CURRIE, Minn. – Water gushed over a road, creating makeshift rapids for carp, as Gov. Mark Dayton and U.S. Sen. Tina Smith got an up-close look Friday at southern Minnesota communities hit hardest by recent flooding.
"It's obviously a very critical situation," Dayton said to a group of residents at a meeting in the small Murray County city of Slayton. "Hopefully dry weather will continue."
From Redwood Falls to the Iowa border, southern Minnesota communities were inundated with rainfall earlier this week after an already wet June. On Tuesday, parts of Murray County got 8 to 10 inches of rain — double the amount that typically falls the entire month of July.
That's left rivers and lakes swollen, causing overland flooding that's closed township roads, drowned farm fields and displaced some homeowners. Other residents are busy cleaning out basements filled with water or raw sewage. And local tourism has taken a hit in places like Walnut Grove, where the Laura Ingalls Wilder Museum said it has lost a quarter of its revenue because of the loss in visitors and having to postpone this week's annual pageant.

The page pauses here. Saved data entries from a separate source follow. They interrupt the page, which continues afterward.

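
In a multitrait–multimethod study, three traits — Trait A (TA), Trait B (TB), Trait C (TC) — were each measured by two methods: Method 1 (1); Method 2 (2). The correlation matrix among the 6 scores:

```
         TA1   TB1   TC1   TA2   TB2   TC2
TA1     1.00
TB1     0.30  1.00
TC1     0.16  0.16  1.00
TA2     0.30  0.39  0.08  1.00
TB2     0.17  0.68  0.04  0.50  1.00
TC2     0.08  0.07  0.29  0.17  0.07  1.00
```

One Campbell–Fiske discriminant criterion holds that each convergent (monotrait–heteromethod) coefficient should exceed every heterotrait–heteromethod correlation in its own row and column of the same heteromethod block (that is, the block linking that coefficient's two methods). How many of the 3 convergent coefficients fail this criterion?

1

Convergent coefficients and their comparison sets:
TA (methods 1·2): 0.30 vs {0.17, 0.39, 0.08, 0.08} → fail.
TB (methods 1·2): 0.68 vs {0.39, 0.17, 0.07, 0.04} → pass.
TC (methods 1·2): 0.29 vs {0.08, 0.08, 0.04, 0.07} → pass.
1 of 3 fail.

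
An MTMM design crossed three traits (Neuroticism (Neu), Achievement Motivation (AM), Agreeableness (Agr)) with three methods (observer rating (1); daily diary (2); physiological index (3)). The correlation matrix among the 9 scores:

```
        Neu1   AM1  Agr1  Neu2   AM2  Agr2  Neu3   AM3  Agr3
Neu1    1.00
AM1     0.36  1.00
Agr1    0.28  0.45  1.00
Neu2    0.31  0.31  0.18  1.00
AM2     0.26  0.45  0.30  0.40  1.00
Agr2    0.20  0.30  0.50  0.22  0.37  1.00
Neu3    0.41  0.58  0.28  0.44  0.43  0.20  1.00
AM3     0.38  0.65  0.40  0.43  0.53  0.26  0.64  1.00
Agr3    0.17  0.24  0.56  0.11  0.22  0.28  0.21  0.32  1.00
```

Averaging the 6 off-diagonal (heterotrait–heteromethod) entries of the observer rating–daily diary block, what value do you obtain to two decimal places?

0.26

HTHM values (method 1 × method 2): 0.26, 0.20, 0.31, 0.30, 0.18, 0.30; mean = 1.55/6 = 0.26.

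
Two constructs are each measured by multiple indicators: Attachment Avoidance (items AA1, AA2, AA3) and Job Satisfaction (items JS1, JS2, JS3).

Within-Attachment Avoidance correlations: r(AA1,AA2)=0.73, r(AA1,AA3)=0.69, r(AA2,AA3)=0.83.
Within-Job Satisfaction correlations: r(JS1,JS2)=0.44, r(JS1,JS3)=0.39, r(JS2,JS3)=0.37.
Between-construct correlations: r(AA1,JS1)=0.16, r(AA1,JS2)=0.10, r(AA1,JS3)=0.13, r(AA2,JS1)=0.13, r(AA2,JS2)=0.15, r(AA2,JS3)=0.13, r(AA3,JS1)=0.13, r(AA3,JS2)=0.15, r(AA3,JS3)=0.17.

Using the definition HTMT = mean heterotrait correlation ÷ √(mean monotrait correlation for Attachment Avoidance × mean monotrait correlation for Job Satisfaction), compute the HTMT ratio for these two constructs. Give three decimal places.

0.254

Mean heterotrait r = 1.25/9 = 0.1389.
Mean within-AA = 2.25/3 = 0.7500; mean within-JS = 1.20/3 = 0.4000.
Geometric mean = √(0.7500 × 0.4000) = 0.5477.
HTMT = 0.1389 / 0.5477 = 0.254.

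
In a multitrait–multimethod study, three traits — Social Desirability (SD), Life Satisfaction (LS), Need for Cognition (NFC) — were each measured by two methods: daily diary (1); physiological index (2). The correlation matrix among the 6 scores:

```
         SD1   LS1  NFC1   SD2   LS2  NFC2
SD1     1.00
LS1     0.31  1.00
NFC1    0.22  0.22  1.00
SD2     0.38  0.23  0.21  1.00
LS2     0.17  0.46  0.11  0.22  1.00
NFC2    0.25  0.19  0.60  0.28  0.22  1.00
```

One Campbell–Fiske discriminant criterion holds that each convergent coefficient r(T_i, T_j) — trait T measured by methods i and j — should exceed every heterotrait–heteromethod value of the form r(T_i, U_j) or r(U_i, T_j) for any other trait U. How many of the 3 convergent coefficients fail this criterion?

0

Checking each validity diagonal entry against its comparison values:
SD (methods 1·2): 0.38 vs {0.17, 0.23, 0.25, 0.21} → pass.
LS (methods 1·2): 0.46 vs {0.23, 0.17, 0.19, 0.11} → pass.
NFC (methods 1·2): 0.60 vs {0.21, 0.25, 0.11, 0.19} → pass.
0 of 3 fail.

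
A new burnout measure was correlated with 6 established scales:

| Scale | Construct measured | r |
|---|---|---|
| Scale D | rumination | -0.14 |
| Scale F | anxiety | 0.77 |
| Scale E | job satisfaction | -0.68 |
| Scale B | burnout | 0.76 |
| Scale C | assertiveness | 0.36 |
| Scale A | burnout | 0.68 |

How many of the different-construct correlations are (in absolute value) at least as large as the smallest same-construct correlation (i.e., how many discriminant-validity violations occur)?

2

Convergent (same construct = burnout): Scale B, Scale A.
Smallest convergent = 0.68. Discriminant |r|: 0.14, 0.77, 0.68, 0.36; count ≥ 0.68 → 2.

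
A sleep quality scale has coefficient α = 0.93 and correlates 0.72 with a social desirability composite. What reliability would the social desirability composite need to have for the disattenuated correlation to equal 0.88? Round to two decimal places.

0.72

r_true = r_obs / √(r_xx · r_yy) ⇒ 0.88 = 0.72 / √(0.93 · r_yy).
√(0.93 · r_yy) = 0.72 / 0.88 = 0.8182; 0.93 · r_yy = 0.6695; r_yy = 0.6695 / 0.93 ≈ 0.72.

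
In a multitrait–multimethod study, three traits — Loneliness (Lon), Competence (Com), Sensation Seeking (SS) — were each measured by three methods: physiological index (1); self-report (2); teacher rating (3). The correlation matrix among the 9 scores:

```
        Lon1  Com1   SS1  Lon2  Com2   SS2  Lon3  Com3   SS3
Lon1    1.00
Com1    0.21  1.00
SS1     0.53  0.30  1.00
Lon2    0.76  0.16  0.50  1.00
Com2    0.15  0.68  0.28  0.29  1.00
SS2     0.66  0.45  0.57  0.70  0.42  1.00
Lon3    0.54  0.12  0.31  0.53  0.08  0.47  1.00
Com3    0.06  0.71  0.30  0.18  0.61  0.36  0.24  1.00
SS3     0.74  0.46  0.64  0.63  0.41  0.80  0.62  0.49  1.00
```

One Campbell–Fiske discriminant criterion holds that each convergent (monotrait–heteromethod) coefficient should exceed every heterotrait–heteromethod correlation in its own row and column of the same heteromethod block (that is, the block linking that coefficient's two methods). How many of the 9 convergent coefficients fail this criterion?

Convergent coefficients and their comparison sets:
Lon (methods 1·2): 0.76 vs {0.15, 0.16, 0.66, 0.50} → pass.
Lon (methods 1·3): 0.54 vs {0.06, 0.12, 0.74, 0.31} → fail.
Lon (methods 2·3): 0.53 vs {0.18, 0.08, 0.63, 0.47} → fail.
Com (methods 1·2): 0.68 vs {0.16, 0.15, 0.45, 0.28} → pass.
Com (methods 1·3): 0.71 vs {0.12, 0.06, 0.46, 0.30} → pass.
Com (methods 2·3): 0.61 vs {0.08, 0.18, 0.41, 0.36} → pass.
SS (methods 1·2): 0.57 vs {0.50, 0.66, 0.28, 0.45} → fail.
SS (methods 1·3): 0.64 vs {0.31, 0.74, 0.30, 0.46} → fail.
SS (methods 2·3): 0.80 vs {0.47, 0.63, 0.36, 0.41} → pass.
4 of 9 fail.

4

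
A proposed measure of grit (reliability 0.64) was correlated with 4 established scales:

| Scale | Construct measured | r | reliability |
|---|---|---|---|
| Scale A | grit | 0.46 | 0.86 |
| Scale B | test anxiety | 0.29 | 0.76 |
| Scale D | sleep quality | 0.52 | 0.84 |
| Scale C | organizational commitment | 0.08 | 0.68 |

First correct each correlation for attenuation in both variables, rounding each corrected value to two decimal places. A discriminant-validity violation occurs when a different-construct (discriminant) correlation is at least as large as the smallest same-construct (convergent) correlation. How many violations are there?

Disattenuated r (r / √(r_scale · r_new)):
  Scale A (conv): 0.46 / √(0.86·0.64) = 0.62
  Scale B (disc): 0.29 / √(0.76·0.64) = 0.42
  Scale D (disc): 0.52 / √(0.84·0.64) = 0.71
  Scale C (disc): 0.08 / √(0.68·0.64) = 0.12
Smallest convergent = 0.62. Discriminant values: 0.42, 0.71, 0.12; count ≥ 0.62 → 1.

1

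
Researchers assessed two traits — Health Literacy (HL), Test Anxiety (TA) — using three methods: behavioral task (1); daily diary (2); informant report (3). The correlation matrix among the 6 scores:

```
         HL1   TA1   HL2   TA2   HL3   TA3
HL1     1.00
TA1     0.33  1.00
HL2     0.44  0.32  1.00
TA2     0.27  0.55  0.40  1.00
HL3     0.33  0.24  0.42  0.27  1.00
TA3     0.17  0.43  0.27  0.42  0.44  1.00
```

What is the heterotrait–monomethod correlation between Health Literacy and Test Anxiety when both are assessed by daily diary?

Different traits, same method: r(HL2, TA2) = 0.40.

0.40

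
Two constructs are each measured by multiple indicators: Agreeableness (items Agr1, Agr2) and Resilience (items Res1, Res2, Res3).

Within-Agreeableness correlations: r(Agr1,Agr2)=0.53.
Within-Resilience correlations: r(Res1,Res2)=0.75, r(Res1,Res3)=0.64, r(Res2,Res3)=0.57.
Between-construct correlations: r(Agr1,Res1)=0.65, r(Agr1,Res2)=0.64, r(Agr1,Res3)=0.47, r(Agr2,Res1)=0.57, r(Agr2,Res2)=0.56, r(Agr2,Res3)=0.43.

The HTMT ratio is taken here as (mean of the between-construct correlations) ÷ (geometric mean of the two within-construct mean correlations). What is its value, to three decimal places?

0.940

Mean between = 3.32/6 = 0.5533.
Mean within-Agr = 0.53/1 = 0.5300; mean within-Res = 1.96/3 = 0.6533.
Geometric mean = √(0.5300 × 0.6533) = 0.5884.
HTMT = 0.5533 / 0.5884 = 0.940.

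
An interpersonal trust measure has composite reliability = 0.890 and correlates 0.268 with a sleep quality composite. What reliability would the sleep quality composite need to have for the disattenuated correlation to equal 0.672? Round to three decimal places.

0.179

r_true = r_obs / √(r_xx · r_yy) ⇒ 0.672 = 0.268 / √(0.890 · r_yy).
√(0.890 · r_yy) = 0.268 / 0.672 = 0.3988; 0.890 · r_yy = 0.1590; r_yy = 0.1590 / 0.890 ≈ 0.179.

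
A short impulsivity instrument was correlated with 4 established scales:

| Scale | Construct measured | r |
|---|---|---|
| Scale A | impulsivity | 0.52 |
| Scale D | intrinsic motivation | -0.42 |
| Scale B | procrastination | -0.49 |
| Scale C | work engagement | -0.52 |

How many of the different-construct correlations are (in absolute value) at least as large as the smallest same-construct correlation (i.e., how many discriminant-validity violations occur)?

Convergent (same construct = impulsivity): Scale A.
Smallest convergent = 0.52. Discriminant |r|: 0.42, 0.49, 0.52; count ≥ 0.52 → 1.

1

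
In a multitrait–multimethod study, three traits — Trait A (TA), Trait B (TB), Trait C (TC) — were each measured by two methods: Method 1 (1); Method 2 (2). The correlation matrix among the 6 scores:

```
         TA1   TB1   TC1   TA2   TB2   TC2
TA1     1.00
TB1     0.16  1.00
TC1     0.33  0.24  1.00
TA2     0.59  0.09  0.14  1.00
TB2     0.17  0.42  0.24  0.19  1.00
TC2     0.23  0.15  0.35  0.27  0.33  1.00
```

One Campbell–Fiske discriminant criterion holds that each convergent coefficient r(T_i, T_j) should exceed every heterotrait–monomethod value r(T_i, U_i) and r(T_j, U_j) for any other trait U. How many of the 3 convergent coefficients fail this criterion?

Each convergent coefficient versus the relevant comparison correlations:
TA (methods 1·2): 0.59 vs {0.16, 0.19, 0.33, 0.27} → pass.
TB (methods 1·2): 0.42 vs {0.16, 0.19, 0.24, 0.33} → pass.
TC (methods 1·2): 0.35 vs {0.33, 0.27, 0.24, 0.33} → pass.
0 of 3 fail.

0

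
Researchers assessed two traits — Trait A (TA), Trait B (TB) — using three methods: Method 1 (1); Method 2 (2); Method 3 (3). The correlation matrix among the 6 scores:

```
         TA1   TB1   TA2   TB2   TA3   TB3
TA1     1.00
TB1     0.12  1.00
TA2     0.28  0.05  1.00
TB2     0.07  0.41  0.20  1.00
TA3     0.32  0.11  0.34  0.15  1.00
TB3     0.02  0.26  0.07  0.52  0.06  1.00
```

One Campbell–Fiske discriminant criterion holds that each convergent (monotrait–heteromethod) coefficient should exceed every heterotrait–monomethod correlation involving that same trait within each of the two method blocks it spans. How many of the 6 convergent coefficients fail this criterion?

Convergent coefficients and their comparison sets:
TA (methods 1·2): 0.28 vs {0.12, 0.20} → pass.
TA (methods 1·3): 0.32 vs {0.12, 0.06} → pass.
TA (methods 2·3): 0.34 vs {0.20, 0.06} → pass.
TB (methods 1·2): 0.41 vs {0.12, 0.20} → pass.
TB (methods 1·3): 0.26 vs {0.12, 0.06} → pass.
TB (methods 2·3): 0.52 vs {0.20, 0.06} → pass.
0 of 6 fail.

0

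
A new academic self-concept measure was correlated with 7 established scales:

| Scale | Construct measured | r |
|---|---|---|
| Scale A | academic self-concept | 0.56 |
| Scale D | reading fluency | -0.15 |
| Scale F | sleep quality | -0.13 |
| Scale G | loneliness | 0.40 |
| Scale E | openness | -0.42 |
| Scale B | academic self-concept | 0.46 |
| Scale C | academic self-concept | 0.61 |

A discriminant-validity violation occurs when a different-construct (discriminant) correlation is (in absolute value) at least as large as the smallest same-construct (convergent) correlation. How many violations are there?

0

Convergent (same construct = academic self-concept): Scale A, Scale B, Scale C.
Smallest convergent = 0.46. Discriminant |r|: 0.15, 0.13, 0.40, 0.42; count ≥ 0.46 → 0.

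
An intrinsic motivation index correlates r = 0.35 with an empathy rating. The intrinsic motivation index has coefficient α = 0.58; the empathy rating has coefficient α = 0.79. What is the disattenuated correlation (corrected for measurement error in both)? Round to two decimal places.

r_true = r_obs / √(r_xx · r_yy) = 0.35 / √(0.58 × 0.79) = 0.35 / √0.4582 = 0.35 / 0.6769 ≈ 0.52.

0.52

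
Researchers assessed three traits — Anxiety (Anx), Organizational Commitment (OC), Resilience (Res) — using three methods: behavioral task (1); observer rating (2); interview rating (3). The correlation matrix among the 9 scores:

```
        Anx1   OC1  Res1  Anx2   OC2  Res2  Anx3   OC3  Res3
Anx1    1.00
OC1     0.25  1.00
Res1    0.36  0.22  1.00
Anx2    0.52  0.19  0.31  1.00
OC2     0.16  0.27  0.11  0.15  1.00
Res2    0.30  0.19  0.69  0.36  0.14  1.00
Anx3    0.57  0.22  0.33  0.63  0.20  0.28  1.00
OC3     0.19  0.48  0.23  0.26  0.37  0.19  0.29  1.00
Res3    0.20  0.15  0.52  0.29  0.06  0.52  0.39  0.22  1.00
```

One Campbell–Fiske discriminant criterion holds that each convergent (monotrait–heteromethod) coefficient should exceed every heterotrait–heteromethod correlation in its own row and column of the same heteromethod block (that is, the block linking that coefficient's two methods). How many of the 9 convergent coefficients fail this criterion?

Each convergent coefficient versus the relevant comparison correlations:
Anx (methods 1·2): 0.52 vs {0.16, 0.19, 0.30, 0.31} → pass.
Anx (methods 1·3): 0.57 vs {0.19, 0.22, 0.20, 0.33} → pass.
Anx (methods 2·3): 0.63 vs {0.26, 0.20, 0.29, 0.28} → pass.
OC (methods 1·2): 0.27 vs {0.19, 0.16, 0.19, 0.11} → pass.
OC (methods 1·3): 0.48 vs {0.22, 0.19, 0.15, 0.23} → pass.
OC (methods 2·3): 0.37 vs {0.20, 0.26, 0.06, 0.19} → pass.
Res (methods 1·2): 0.69 vs {0.31, 0.30, 0.11, 0.19} → pass.
Res (methods 1·3): 0.52 vs {0.33, 0.20, 0.23, 0.15} → pass.
Res (methods 2·3): 0.52 vs {0.28, 0.29, 0.19, 0.06} → pass.
0 of 9 fail.

0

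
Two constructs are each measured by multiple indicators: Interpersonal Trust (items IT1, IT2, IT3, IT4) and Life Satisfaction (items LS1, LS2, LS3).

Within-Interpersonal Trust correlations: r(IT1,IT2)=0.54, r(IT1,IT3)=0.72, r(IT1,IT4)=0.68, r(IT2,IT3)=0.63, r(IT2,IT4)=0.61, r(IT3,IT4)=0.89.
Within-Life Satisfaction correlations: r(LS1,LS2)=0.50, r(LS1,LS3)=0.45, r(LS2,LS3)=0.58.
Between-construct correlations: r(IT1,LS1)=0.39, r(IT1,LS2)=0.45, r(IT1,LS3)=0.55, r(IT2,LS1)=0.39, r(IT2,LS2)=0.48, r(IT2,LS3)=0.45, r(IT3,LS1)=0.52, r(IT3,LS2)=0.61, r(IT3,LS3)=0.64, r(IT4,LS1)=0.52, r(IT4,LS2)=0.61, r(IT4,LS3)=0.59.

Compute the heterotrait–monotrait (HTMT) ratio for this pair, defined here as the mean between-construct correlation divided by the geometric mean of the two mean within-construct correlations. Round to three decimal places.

Mean between = 6.20/12 = 0.5167.
Mean within-IT = 4.07/6 = 0.6783; mean within-LS = 1.53/3 = 0.5100.
Geometric mean = √(0.6783 × 0.5100) = 0.5882.
HTMT = 0.5167 / 0.5882 = 0.878.

0.878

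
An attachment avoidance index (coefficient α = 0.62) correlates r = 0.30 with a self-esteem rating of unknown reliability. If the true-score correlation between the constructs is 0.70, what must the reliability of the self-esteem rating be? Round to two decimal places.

r_true = r_obs / √(r_xx · r_yy) ⇒ 0.70 = 0.30 / √(0.62 · r_yy).
√(0.62 · r_yy) = 0.30 / 0.70 = 0.4286; 0.62 · r_yy = 0.1837; r_yy = 0.1837 / 0.62 ≈ 0.30.

0.30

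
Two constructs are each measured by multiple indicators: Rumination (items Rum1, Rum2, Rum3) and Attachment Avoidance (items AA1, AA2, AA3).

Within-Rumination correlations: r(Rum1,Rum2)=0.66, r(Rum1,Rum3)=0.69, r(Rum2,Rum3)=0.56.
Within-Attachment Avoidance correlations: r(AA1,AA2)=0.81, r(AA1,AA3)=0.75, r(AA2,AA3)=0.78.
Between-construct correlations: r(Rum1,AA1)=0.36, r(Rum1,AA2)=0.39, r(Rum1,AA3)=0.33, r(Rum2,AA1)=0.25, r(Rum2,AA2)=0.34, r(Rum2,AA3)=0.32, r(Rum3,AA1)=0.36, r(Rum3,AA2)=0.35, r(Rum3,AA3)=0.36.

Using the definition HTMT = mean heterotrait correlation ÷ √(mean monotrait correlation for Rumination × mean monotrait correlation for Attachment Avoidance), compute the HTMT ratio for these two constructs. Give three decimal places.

Mean heterotrait r = 3.06/9 = 0.3400.
Mean within-Rum = 1.91/3 = 0.6367; mean within-AA = 2.34/3 = 0.7800.
Geometric mean = √(0.6367 × 0.7800) = 0.7047.
HTMT = 0.3400 / 0.7047 = 0.482.

0.482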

"Hopefully this is a once in a lifetime event," said Luke Radke of Currie, as Dayton and Smith examined flooding caused by the Des Moines River as it flowed across County Road 38 and into nearby fields. "This river is swallowing it up."
It could be a week before damage costs are totaled by counties and the state. Joe Kelly, the director of the state's Homeland Security and Emergency Management, said state and FEMA officials will return to the area in up to two weeks to assess damage.
To be sure, there were many farm fields and towns that escaped major damage. And no injuries or deaths have been reported across Minnesota from the recent storms.
But in Currie, about 30 miles south of Marshall, people like Jeb Malone are tallying up the acres of dead crops. The first-time farmer said he lost 55 of his 160 acres of cornfields.